Something New: Mark (Betty) and Brian (Veronica) for Kenya (Archie). Mark has no cultural or color divide to overcome and works a similar professional job and comes from an acceptable social status. Brian does not.
In a deleted scene from Pulp Fiction, Mia Wallace runs a personality/pop culture test on Vincent Vega. One of the questions is "Betty or Veronica", and Vincent chooses Betty, claiming never having gotten Veronica's appeal. Which is made interesting by the fact that Mia is a total Veronica.
The 1945 French classic Children of Paradise. Amid its Love Dodecahedron is the triangle between the mime Baptiste, the sultry carnival performer Garance (Veronica) and Nathalie (Betty), daughter of the manager of the theater where Baptiste is a star. In a variation on the usual formula, Garance loves Baptiste, but his shyness and her many other suitors stand in the way of their romance (also, both women are brunettes). Eventually Baptiste marries Nathalie, only to have Garance re-enter his life.
In the 1993 ski film Aspen Extreme, one of the main protagonists, TJ Burke, is involved in a love triangle between two very different women: a down-to-earth and beautiful radio DJ named Robin Hand (the Betty) and a seductive millionaire businesswoman named Bryce Kellogg (the Veronica).
A variant appeared in The Captain's Paradise, where Alec Guinness was married to quiet homebody Maud (Betty) but had the sexy and vibrant Nita (Veronica) as his wife in another port. Hilarity began ensuing when he mixed up his presents for them, making Maud ecstatic that he saw her as physically desirable and Nita thrilled that he was willing to acknowledge her domestic side.
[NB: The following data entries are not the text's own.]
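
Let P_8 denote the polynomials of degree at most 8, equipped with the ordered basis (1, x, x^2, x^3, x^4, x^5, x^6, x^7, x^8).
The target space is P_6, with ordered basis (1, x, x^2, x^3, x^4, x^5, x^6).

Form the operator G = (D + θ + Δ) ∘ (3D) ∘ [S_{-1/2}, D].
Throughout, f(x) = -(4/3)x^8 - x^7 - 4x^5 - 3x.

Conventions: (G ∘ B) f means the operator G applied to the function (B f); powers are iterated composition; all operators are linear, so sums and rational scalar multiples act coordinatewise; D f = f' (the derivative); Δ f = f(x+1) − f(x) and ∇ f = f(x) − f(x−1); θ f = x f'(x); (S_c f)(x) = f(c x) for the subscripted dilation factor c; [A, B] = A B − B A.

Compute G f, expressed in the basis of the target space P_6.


the image equals g(x) = (63/4)x^6 + (1071/64)x^5 + (315/32)x^4 - (1425/32)x^3 - (4005/32)x^2 - (4257/64)x - 1461/64

D f = -(32/3)x^7 - 7x^6 - 20x^4 - 3
S_{-1/2} D f = (1/12)x^7 - (7/64)x^6 - (5/4)x^4 - 3
S_{-1/2} f = -(1/192)x^8 + (1/128)x^7 + (1/8)x^5 + (3/2)x
D S_{-1/2} f = -(1/24)x^7 + (7/128)x^6 + (5/8)x^4 + 3/2
[S_{-1/2}, D] f = (1/8)x^7 - (21/128)x^6 - (15/8)x^4 - 9/2
D [S_{-1/2}, D] f = (7/8)x^6 - (63/64)x^5 - (15/2)x^3
(3D) [S_{-1/2}, D] f = (21/8)x^6 - (189/64)x^5 - (45/2)x^3
D (3D) [S_{-1/2}, D] f = (63/4)x^5 - (945/64)x^4 - (135/2)x^2
θ (3D) [S_{-1/2}, D] f = (63/4)x^6 - (945/64)x^5 - (135/2)x^3
Δ (3D) [S_{-1/2}, D] f = (63/4)x^5 + (1575/64)x^4 + (735/32)x^3 - (1845/32)x^2 - (4257/64)x - 1461/64
(D + θ + Δ) (3D) [S_{-1/2}, D] f = (63/4)x^6 + (1071/64)x^5 + (315/32)x^4 - (1425/32)x^3 - (4005/32)x^2 - (4257/64)x - 1461/64


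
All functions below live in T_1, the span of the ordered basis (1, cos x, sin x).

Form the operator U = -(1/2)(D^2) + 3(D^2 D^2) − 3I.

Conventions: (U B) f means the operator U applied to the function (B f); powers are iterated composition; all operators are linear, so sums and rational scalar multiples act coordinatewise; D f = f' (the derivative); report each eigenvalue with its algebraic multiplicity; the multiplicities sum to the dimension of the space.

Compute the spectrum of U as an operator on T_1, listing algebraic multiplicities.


λ = -3 (multiplicity 1), λ = 1/2 (multiplicity 2)

image of 1: -3
image of cos x: (1/2)cos x
image of sin x: (1/2)sin x
the matrix is diagonal; its diagonal is (-3, 1/2, 1/2)
for a triangular matrix the eigenvalues are the diagonal entries, with algebraic multiplicity their repetition count


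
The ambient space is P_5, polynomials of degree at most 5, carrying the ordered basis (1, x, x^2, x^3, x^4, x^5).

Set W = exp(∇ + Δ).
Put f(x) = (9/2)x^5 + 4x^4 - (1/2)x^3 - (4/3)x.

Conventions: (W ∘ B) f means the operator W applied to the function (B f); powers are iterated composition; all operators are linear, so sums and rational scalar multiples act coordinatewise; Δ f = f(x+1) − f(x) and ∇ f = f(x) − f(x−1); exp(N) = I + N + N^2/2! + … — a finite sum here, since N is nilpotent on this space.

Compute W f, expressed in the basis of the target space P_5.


order-1 term: 45x^4 + 32x^3 + 87x^2 + 32x + 16/3
order-2 term: 180x^3 + 96x^2 + 354x + 64
order-3 term: 360x^2 + 128x + 356
order-4 term: 360x + 64
order-5 term: 144
the series for exp(∇ + Δ) f terminates at order 5
exp(∇ + Δ) f = (9/2)x^5 + 49x^4 + (423/2)x^3 + 543x^2 + (2618/3)x + 1900/3

g(x) = (9/2)x^5 + 49x^4 + (423/2)x^3 + 543x^2 + (2618/3)x + 1900/3


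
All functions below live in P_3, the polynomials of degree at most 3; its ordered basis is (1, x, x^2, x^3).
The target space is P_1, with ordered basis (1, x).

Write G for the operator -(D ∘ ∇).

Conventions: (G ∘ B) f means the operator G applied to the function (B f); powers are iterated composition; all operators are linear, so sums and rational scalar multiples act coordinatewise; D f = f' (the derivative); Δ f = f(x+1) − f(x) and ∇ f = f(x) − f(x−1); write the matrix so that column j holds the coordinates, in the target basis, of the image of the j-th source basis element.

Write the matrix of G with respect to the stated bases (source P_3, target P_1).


image of 1: 0
image of x: 0
image of x^2: -2
image of x^3: -6x + 3
each image's coordinates form column j of the matrix

the matrix is [[0, 0, -2, 3]; [0, 0, 0, -6]] (rows listed top to bottom)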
Subverted in The Dark Knight Rises. Bruce Wayne/Batman is attracted to both Miranda Tate (CEO of Wayne Enterprises, as well as a prim and proper society lady) and Selina Kyle (Catwoman)...but Miranda turns out to be Bane's Man Behind the Man and the film's Big Bad, who wants to nuke Gotham.
In Dangerous Beauty, Marco Venier is caught in a love triangle between his dutiful, God-fearing, obedient wife, Giulia de Lezze, obviously the Betty, and the sensuous, promiscuous, dangerous courtesan Veronica Franco, who is, well, the Veronica. Interestingly, Veronica was very much a Betty herself, and she and Marco were in love in their youth, and wanted to marry, except that Veronica's family had no money for a dowry, forcing her to become a courtesan in order to support herself. The film in general has much more sympathy for Veronica, who is, after all, the title character, protagonist, and heroine, than for Giulia, whose only faults are that she is not as sexually adventurous as a courtesan, and that she resents the fact that her husband openly patronizes a courtesan.
In the backstory to It's a Wonderful Life, young George Bailey has to choose between Fille Fatale Violet and wholesome Mary — naturally, he picks Mary. Later in life there are vicious rumours about the fact that George and Violet are seen having private conversations (gasp!), though really he's just helping her out financially.
In The Legend of Frenchie King, the bumbling sheriff is attracted to the leads Marie Sarrazin and Louise King. Marie is the Betty, being the one the sheriff has known for longer and therefore more approachable, and the mysterious (outlaw) Louise is the Veronica. He wins neither. They seem more interested in each other than in him at any rate.